É ainda possível que o sucessor de Ricardo Salgado na liderança do BES, Vítor Bento, e o seu CFO, João Moreira Rato, também possam ser chamados à CPI, uma vez que acompanharam a resolução do BES e a criação do Novo Banco.

A ser chamado, Carlos Costa também deverá responder a algumas questões relacionadas com a venda do Novo Banco porque a CPI vai investigar os processos de venda do banco — houve dois —, assim como o consultor do BdP, Sérgio Monteiro, que foi o arquiteto da venda do banco à Lone Star e que também já foi à COF falar sobre tema.

Neste momento da cronologia do Novo Banco, antigas e atuais figuras políticas poderão ser chamadas pelos deputados, uma vez que a CPI quer saber se os contratos conexos com a venda do banco foram “diligentemente negociados” pelo Estado, durante o início da ‘geringonça’ liderada por António Costa. Neste sentido, não será de descartar um depoimento por escrito do primeiro-ministro, sendo ainda provável que o atual governador do BdP e ex-ministro das Finanças, Mário Centeno, responda às questões dos deputados, assim como o seu anterior secretário de Estado das Finanças, Ricardo Mourinho Félix, hoje no Banco Europeu de Investimento.

Representantes da Lone Star também poderão estar na calha para ser ouvidos pelo Parlamento.

Os deputados vão ainda avaliar a retransmissão de obrigações séniores do Novo Banco para o BES, que capitalizou a instituição de crédito em 1.985 milhões de euros, que assim deixou de assumir esta dívida, após uma decisão do BdP, em dezembro de 2015, na altura liderado por Carlos Costa.

As perdas do Novo Banco que fundamentam as injeções de capital do FdR ao abrigo do CCA deverão levar a CPI a chamar também Luís Máximo dos Santos, presidente do FdR, e José Rodrigues de Jesus, líder da comissão de acompanhamento do Novo Banco, entidade incumbida de analisar várias operações do banco quando estão em causa ativos cobertos pelo CCA.
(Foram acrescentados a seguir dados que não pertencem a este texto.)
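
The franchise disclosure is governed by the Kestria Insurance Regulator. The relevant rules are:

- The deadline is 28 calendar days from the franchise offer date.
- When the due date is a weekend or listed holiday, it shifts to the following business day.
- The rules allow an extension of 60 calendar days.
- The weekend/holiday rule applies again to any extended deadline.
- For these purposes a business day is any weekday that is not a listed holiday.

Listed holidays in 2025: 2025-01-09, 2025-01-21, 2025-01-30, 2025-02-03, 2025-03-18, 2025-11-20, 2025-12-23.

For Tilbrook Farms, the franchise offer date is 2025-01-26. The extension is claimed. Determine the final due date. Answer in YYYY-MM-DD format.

2025-04-25

Trigger date 2025-01-26 + 28 calendar days = 2025-02-23.
2025-02-23 is a Sunday; the next business day is 2025-02-24 (Monday).
With the 60-day extension, 2025-02-24 becomes 2025-04-25.
2025-04-25 is a Friday and not a listed holiday, so it stands.
So the filing is due 2025-04-25.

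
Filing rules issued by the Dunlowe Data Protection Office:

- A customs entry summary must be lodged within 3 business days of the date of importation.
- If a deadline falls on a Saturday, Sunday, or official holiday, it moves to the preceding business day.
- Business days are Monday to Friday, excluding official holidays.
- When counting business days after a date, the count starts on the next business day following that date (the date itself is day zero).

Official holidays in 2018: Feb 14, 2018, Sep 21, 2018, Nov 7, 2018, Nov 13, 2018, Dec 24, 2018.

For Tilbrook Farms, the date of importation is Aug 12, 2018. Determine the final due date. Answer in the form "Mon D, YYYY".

Counting 3 business days after Aug 12, 2018 (skipping weekends and listed holidays) reaches Aug 15, 2018.
Aug 15, 2018 (Wednesday) is already a business day.
The final due date is Aug 15, 2018.

Aug 15, 2018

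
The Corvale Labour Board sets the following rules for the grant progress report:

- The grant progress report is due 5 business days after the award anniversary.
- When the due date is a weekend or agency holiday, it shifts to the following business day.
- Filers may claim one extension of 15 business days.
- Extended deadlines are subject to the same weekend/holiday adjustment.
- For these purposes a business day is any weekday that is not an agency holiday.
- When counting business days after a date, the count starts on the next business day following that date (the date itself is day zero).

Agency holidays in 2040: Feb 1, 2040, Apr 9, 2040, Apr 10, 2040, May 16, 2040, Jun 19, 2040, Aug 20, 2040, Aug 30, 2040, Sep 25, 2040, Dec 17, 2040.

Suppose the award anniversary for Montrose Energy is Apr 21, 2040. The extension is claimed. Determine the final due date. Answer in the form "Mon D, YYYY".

5 business days after Apr 21, 2040, excluding weekends and holidays, is Apr 27, 2040.
Apr 27, 2040 (Friday) is already a business day.
The 15-business-day extension runs from Apr 27, 2040 to May 21, 2040.
Since May 21, 2040 is a Monday and not a holiday, the date is unchanged.
So the filing is due May 21, 2040.

May 21, 2040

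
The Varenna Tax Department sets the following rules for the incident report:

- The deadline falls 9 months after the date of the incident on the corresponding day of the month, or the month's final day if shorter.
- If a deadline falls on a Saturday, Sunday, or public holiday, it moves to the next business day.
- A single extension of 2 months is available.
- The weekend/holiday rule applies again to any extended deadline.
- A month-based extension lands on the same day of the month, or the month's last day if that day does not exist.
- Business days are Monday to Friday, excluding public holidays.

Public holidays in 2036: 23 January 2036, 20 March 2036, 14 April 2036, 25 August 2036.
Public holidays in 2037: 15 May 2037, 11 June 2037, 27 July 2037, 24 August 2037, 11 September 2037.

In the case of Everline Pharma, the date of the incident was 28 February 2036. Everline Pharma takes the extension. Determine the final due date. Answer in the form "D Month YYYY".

9 months from 28 February 2036 is 28 November 2036.
28 November 2036 (Friday) is already a business day.
The 2 months extension carries 28 November 2036 to 28 January 2037.
Since 28 January 2037 is a Wednesday and not a holiday, the date is unchanged.
So the filing is due 28 January 2037.

28 January 2037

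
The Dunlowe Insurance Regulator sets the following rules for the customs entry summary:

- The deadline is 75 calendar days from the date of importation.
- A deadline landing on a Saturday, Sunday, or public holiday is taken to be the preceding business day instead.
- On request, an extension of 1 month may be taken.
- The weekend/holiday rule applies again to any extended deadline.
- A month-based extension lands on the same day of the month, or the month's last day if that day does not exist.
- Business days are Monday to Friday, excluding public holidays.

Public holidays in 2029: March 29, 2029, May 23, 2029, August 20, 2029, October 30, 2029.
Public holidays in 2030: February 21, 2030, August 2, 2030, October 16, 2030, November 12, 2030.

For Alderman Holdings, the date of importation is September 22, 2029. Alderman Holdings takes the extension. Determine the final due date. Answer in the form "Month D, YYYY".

January 4, 2030

Trigger date September 22, 2029 + 75 calendar days = December 6, 2029.
December 6, 2029 (Thursday) is already a business day.
Add 1 month to December 6, 2029: January 6, 2030.
January 6, 2030 is a Sunday, so it moves to the preceding business day, January 4, 2030 (Friday).
The final due date is January 4, 2030.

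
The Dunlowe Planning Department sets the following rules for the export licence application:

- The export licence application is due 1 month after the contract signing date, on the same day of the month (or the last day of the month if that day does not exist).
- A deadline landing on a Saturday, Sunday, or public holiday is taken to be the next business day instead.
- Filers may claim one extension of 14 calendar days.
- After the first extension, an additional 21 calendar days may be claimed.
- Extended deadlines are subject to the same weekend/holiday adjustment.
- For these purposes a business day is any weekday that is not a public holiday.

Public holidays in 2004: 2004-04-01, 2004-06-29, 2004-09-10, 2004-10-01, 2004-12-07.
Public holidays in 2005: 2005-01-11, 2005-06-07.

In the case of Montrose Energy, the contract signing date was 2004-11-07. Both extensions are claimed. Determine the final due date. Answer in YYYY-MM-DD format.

1 month after 2004-11-07, on the same day of the month, is 2004-12-07.
Because 2004-12-07 is a listed holiday, the deadline becomes 2004-12-08 (Wednesday).
Add the 14 calendar-day extension to 2004-12-08: 2004-12-22.
2004-12-22 falls on a Wednesday, which is a business day, so no adjustment is needed.
With the 21-day extension, 2004-12-22 becomes 2005-01-12.
Since 2005-01-12 is a Wednesday and not a holiday, the date is unchanged.
Final deadline: 2005-01-12.

2005-01-12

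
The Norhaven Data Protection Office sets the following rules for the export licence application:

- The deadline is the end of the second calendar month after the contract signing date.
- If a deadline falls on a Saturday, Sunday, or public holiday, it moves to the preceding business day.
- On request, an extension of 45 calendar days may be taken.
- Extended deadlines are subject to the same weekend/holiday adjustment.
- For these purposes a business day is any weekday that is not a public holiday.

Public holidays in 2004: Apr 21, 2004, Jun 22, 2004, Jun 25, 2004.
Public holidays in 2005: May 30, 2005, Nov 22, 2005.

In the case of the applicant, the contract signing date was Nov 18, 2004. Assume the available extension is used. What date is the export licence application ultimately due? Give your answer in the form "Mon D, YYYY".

Mar 17, 2005

2 months after Nov 18, 2004 falls in January 2005; the last day of that month is Jan 31, 2005.
Since Jan 31, 2005 is a Monday and not a holiday, the date is unchanged.
With the 45-day extension, Jan 31, 2005 becomes Mar 17, 2005.
Mar 17, 2005 falls on a Thursday, which is a business day, so no adjustment is needed.
Deadline: Mar 17, 2005.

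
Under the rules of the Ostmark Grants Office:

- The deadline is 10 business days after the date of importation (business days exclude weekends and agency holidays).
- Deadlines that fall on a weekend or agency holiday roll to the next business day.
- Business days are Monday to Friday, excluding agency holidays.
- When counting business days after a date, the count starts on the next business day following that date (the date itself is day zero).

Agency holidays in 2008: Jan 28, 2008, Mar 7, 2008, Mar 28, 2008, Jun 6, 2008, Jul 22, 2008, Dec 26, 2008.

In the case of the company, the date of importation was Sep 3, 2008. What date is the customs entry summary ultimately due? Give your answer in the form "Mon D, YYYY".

Counting 10 business days after Sep 3, 2008 (skipping weekends and listed holidays) reaches Sep 17, 2008.
Since Sep 17, 2008 is a Wednesday and not a holiday, the date is unchanged.
Final deadline: Sep 17, 2008.

Sep 17, 2008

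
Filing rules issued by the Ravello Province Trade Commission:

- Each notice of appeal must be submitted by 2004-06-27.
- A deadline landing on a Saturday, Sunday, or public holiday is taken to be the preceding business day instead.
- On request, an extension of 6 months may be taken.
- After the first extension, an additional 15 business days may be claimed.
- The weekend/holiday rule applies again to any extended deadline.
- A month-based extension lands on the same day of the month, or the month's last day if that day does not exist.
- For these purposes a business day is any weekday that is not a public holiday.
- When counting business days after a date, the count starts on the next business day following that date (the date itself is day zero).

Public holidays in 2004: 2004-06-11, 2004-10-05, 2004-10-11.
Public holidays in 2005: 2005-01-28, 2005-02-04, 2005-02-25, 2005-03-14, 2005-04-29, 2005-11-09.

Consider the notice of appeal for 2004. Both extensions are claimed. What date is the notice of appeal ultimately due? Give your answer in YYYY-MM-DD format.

Start from the fixed due date, 2004-06-27.
2004-06-27 is a Sunday; the preceding business day is 2004-06-25 (Friday).
Applying the 6 months extension: 6 months after 2004-06-25 is 2004-12-25.
2004-12-25 falls on a Saturday. Rolling to the preceding business day gives 2004-12-24, a Friday.
Applying the 15-business-day extension: 15 business days after 2004-12-24 is 2005-01-14.
2005-01-14 is a Friday and not a listed holiday, so it stands.
Deadline: 2005-01-14.

2005-01-14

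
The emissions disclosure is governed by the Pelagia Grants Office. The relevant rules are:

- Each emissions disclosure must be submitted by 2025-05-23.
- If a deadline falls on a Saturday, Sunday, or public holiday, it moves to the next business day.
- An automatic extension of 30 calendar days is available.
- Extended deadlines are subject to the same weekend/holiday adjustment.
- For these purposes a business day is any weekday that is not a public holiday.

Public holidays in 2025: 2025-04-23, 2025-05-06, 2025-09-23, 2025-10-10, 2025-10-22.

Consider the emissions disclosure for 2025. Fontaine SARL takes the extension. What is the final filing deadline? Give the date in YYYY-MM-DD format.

The stated deadline is 2025-05-23.
2025-05-23 (Friday) is already a business day.
With the 30-day extension, 2025-05-23 becomes 2025-06-22.
2025-06-22 falls on a Sunday. Rolling to the next business day gives 2025-06-23, a Monday.
Final deadline: 2025-06-23.

2025-06-23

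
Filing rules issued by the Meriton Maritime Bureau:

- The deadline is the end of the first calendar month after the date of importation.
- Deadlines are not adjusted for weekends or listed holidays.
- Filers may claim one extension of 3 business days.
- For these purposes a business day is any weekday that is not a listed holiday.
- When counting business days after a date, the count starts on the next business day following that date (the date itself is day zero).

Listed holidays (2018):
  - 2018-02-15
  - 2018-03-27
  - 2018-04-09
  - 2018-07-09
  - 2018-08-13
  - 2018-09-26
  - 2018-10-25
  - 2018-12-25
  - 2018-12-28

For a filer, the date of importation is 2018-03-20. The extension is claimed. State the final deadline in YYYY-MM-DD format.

The first month after 2018-03-20 is April 2018, whose last day is 2018-04-30.
2018-04-30 is a Monday; no weekend or holiday adjustment applies.
Applying the 3-business-day extension: 3 business days after 2018-04-30 is 2018-05-03.
2018-05-03 is a Thursday; no weekend or holiday adjustment applies.
Deadline: 2018-05-03.

2018-05-03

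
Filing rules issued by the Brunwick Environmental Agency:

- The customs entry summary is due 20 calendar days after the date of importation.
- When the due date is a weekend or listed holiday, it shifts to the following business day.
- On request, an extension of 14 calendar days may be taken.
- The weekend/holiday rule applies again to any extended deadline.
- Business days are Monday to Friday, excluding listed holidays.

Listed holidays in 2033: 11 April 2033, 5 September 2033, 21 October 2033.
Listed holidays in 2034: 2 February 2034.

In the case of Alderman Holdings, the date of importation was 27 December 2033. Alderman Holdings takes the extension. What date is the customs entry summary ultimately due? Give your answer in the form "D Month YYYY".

From 27 December 2033, 20 calendar days later is 16 January 2034.
Since 16 January 2034 is a Monday and not a holiday, the date is unchanged.
With the 14-day extension, 16 January 2034 becomes 30 January 2034.
Since 30 January 2034 is a Monday and not a holiday, the date is unchanged.
So the filing is due 30 January 2034.

30 January 2034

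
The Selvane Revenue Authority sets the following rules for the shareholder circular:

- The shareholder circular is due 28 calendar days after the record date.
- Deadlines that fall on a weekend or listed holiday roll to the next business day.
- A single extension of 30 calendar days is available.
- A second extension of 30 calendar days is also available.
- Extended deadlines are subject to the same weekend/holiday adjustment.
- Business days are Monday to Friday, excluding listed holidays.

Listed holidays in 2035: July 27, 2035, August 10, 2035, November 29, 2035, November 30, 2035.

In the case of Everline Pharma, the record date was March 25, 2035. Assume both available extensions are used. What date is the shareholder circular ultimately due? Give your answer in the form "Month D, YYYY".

June 22, 2035

28 calendar days after March 25, 2035 is April 22, 2035.
April 22, 2035 is a Sunday, so it moves to the next business day, April 23, 2035 (Monday).
Add the 30 calendar-day extension to April 23, 2035: May 23, 2035.
May 23, 2035 falls on a Wednesday, which is a business day, so no adjustment is needed.
The 30-calendar-day extension moves the deadline from May 23, 2035 to June 22, 2035.
June 22, 2035 falls on a Friday, which is a business day, so no adjustment is needed.
Deadline: June 22, 2035.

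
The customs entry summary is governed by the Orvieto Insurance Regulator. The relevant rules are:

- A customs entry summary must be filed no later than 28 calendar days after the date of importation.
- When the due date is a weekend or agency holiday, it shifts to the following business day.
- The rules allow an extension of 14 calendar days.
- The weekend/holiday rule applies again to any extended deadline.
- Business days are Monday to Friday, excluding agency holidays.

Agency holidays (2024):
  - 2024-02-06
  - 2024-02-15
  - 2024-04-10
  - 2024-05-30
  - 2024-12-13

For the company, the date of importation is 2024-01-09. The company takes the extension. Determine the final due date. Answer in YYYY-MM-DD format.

Trigger date 2024-01-09 + 28 calendar days = 2024-02-06.
2024-02-06 is a listed holiday, so it moves to the next business day, 2024-02-07 (Wednesday).
Applying the 14-calendar-day extension: 2024-02-07 + 14 days = 2024-02-21.
2024-02-21 falls on a Wednesday, which is a business day, so no adjustment is needed.
The final due date is 2024-02-21.

2024-02-21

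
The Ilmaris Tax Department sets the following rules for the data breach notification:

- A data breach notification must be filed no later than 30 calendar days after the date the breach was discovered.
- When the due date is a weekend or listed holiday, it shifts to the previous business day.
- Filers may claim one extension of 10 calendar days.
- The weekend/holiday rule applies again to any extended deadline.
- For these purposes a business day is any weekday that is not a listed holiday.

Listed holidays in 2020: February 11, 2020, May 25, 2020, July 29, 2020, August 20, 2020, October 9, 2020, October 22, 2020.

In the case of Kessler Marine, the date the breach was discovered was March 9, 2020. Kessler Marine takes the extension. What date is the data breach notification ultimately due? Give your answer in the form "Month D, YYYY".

Trigger date March 9, 2020 + 30 calendar days = April 8, 2020.
Since April 8, 2020 is a Wednesday and not a holiday, the date is unchanged.
Add the 10 calendar-day extension to April 8, 2020: April 18, 2020.
April 18, 2020 falls on a Saturday. Rolling to the preceding business day gives April 17, 2020, a Friday.
Final deadline: April 17, 2020.

April 17, 2020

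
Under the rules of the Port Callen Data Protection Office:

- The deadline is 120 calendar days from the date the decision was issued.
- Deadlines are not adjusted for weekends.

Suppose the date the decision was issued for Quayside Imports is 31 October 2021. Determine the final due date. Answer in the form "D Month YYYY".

Adding 120 calendar days to 31 October 2021 gives 28 February 2022.
No adjustment is made for weekends or holidays, so 28 February 2022 stands.
The final due date is 28 February 2022.

28 February 2022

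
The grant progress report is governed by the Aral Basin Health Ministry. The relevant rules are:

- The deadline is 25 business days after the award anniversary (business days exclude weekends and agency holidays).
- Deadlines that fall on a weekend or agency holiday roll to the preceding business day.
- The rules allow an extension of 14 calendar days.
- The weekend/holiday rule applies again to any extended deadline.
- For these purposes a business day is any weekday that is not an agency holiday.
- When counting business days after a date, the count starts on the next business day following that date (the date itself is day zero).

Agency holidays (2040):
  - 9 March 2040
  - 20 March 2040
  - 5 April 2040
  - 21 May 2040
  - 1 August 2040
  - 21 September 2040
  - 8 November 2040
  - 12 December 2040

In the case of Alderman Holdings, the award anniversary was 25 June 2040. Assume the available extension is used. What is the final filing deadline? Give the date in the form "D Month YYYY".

13 August 2040

25 business days after 25 June 2040, excluding weekends and holidays, is 30 July 2040.
Since 30 July 2040 is a Monday and not a holiday, the date is unchanged.
Applying the 14-calendar-day extension: 30 July 2040 + 14 days = 13 August 2040.
13 August 2040 (Monday) is already a business day.
Deadline: 13 August 2040.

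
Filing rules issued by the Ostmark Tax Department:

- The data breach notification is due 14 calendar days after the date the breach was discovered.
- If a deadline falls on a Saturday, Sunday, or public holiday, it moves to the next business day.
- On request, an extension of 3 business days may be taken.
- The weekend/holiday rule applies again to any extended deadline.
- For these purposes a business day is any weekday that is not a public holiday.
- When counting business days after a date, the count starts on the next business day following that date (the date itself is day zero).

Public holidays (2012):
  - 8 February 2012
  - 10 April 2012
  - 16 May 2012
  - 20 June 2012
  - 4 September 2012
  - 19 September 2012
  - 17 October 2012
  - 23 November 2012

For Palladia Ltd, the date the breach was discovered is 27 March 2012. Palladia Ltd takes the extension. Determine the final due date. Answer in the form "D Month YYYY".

16 April 2012

14 calendar days after 27 March 2012 is 10 April 2012.
10 April 2012 is a listed holiday, so it moves to the next business day, 11 April 2012 (Wednesday).
The 3-business-day extension runs from 11 April 2012 to 16 April 2012.
16 April 2012 is a Monday and not a listed holiday, so it stands.
Deadline: 16 April 2012.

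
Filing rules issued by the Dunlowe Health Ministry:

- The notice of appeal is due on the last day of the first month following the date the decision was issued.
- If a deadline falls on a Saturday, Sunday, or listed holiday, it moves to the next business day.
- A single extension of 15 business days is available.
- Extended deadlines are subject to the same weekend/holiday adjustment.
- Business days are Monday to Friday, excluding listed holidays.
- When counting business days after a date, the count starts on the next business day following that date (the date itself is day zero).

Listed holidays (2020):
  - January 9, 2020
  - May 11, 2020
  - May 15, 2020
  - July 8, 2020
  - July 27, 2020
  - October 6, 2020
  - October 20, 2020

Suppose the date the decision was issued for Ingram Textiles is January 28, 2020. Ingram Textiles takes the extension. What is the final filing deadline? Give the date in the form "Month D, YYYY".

March 23, 2020

1 month after January 28, 2020 is February 2020; that month ends on February 29, 2020.
Because February 29, 2020 is a Saturday, the deadline becomes March 2, 2020 (Monday).
Applying the 15-business-day extension: 15 business days after March 2, 2020 is March 23, 2020.
Since March 23, 2020 is a Monday and not a holiday, the date is unchanged.
Deadline: March 23, 2020.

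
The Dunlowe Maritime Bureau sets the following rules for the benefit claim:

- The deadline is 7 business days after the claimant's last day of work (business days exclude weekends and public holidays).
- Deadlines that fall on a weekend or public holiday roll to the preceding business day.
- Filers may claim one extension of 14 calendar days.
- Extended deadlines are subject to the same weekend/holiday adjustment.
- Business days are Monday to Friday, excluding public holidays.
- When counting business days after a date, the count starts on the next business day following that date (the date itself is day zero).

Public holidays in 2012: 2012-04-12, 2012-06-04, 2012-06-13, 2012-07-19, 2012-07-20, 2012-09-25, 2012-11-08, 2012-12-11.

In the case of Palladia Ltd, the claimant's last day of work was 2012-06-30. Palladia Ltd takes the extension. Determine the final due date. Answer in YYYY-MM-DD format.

Starting the day after 2012-06-30 and counting 7 business days lands on 2012-07-10.
Since 2012-07-10 is a Tuesday and not a holiday, the date is unchanged.
The 14-calendar-day extension moves the deadline from 2012-07-10 to 2012-07-24.
2012-07-24 falls on a Tuesday, which is a business day, so no adjustment is needed.
Deadline: 2012-07-24.

2012-07-24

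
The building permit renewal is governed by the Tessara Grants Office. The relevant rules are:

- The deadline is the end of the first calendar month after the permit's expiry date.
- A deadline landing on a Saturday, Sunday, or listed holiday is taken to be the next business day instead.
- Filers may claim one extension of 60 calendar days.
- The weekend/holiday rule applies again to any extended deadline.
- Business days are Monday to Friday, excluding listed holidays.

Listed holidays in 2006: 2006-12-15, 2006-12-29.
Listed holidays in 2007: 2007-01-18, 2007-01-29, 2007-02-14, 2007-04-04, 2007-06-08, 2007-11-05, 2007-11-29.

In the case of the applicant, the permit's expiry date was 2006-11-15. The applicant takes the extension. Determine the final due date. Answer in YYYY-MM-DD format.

1 month after 2006-11-15 is December 2006; that month ends on 2006-12-31.
2006-12-31 is a Sunday, so it moves to the next business day, 2007-01-01 (Monday).
The 60-calendar-day extension moves the deadline from 2007-01-01 to 2007-03-02.
Since 2007-03-02 is a Friday and not a holiday, the date is unchanged.
Deadline: 2007-03-02.

2007-03-02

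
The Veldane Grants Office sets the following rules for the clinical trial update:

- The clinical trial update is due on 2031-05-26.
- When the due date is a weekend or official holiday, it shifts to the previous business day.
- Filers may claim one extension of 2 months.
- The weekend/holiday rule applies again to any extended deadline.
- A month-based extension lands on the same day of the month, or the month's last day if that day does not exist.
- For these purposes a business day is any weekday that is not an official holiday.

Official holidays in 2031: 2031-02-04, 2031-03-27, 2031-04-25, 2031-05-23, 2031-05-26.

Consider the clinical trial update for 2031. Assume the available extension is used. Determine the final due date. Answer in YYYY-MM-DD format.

2031-07-22

Start from the fixed due date, 2031-05-26.
2031-05-26 falls on a listed holiday. Rolling to the preceding business day gives 2031-05-22, a Thursday.
The 2 months extension carries 2031-05-22 to 2031-07-22.
2031-07-22 (Tuesday) is already a business day.
Deadline: 2031-07-22.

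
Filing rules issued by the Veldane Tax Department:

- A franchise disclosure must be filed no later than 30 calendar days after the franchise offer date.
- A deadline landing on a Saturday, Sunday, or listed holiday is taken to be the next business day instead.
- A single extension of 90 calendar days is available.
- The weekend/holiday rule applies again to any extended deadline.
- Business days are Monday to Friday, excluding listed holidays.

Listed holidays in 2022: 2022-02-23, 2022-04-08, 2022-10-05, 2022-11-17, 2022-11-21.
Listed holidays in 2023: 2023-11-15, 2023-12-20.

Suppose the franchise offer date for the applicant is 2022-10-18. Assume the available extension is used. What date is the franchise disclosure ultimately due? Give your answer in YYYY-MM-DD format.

30 calendar days after 2022-10-18 is 2022-11-17.
Because 2022-11-17 is a listed holiday, the deadline becomes 2022-11-18 (Friday).
Applying the 90-calendar-day extension: 2022-11-18 + 90 days = 2023-02-16.
2023-02-16 (Thursday) is already a business day.
Deadline: 2023-02-16.

2023-02-16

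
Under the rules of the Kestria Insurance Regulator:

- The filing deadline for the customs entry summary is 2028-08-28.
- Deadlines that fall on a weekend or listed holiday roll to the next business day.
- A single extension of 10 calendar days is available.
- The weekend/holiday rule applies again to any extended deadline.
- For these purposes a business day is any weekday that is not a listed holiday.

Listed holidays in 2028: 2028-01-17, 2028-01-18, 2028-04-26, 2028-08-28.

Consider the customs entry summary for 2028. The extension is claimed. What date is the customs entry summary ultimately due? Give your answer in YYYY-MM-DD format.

The statutory due date is 2028-08-28.
Because 2028-08-28 is a listed holiday, the deadline becomes 2028-08-29 (Tuesday).
The 10-calendar-day extension moves the deadline from 2028-08-29 to 2028-09-08.
2028-09-08 falls on a Friday, which is a business day, so no adjustment is needed.
Deadline: 2028-09-08.

2028-09-08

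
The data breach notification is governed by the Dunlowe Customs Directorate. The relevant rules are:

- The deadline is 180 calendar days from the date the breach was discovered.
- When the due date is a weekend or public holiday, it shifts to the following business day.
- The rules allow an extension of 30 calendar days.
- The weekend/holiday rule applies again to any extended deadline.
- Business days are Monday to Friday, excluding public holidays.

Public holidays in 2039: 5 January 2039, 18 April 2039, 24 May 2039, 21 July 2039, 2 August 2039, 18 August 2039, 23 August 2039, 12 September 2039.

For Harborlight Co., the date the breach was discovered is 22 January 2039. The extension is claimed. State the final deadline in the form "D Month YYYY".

Trigger date 22 January 2039 + 180 calendar days = 21 July 2039.
21 July 2039 is a listed holiday, so it moves to the next business day, 22 July 2039 (Friday).
Applying the 30-calendar-day extension: 22 July 2039 + 30 days = 21 August 2039.
Because 21 August 2039 is a Sunday, the deadline becomes 22 August 2039 (Monday).
Deadline: 22 August 2039.

22 August 2039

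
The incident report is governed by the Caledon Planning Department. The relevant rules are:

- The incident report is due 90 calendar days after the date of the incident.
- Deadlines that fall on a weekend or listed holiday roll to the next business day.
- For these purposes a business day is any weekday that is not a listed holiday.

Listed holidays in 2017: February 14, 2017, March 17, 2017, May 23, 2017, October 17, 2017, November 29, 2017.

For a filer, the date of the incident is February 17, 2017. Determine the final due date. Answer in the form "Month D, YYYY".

90 calendar days after February 17, 2017 is May 18, 2017.
May 18, 2017 falls on a Thursday, which is a business day, so no adjustment is needed.
So the filing is due May 18, 2017.

May 18, 2017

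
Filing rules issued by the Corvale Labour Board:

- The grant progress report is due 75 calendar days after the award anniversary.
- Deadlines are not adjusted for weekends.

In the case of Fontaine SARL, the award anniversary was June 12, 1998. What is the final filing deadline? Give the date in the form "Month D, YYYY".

Adding 75 calendar days to June 12, 1998 gives August 26, 1998.
August 26, 1998 is a Wednesday; no weekend or holiday adjustment applies.
Final deadline: August 26, 1998.

August 26, 1998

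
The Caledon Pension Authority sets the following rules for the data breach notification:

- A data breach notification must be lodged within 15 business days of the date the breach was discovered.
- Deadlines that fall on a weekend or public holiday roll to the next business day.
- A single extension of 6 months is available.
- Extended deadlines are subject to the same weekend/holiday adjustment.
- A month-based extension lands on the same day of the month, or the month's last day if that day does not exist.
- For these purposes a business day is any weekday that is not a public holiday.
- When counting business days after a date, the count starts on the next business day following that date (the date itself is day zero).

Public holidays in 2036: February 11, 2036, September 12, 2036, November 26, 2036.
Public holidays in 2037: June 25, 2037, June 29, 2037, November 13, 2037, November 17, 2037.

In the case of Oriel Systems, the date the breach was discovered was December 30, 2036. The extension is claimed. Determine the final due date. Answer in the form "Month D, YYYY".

Counting 15 business days after December 30, 2036 (skipping weekends and listed holidays) reaches January 20, 2037.
January 20, 2037 (Tuesday) is already a business day.
Add 6 months to January 20, 2037: July 20, 2037.
Since July 20, 2037 is a Monday and not a holiday, the date is unchanged.
Deadline: July 20, 2037.

July 20, 2037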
E, porque as operações que estão na origem dessas perdas que são cobertas pelo CCA também vão ser investigadas pela CPI, o Parlamento deverá chamar António Ramalho e membros antigos ou atuais da comissão executiva do Novo Banco.

Além destes e de outros nomes, segundo o objeto da CPI, Assembleia da República poderá pedir o depoimento de outras duas figuras políticas que, em 2014, estiveram associadas à resolução do BES e à criação do Novo Banco: o antigo primeiro ministro social democrata, Pedro Passos Coelho, e a sua então ministra das Finanças, Maria Luís Albuquerque. Isto porque a CPI pretende “avaliar a atuação dos Governos (…) no quadro da defesa do interesse público” — o do PSD/CDS e o da ‘geringonça’ do PS.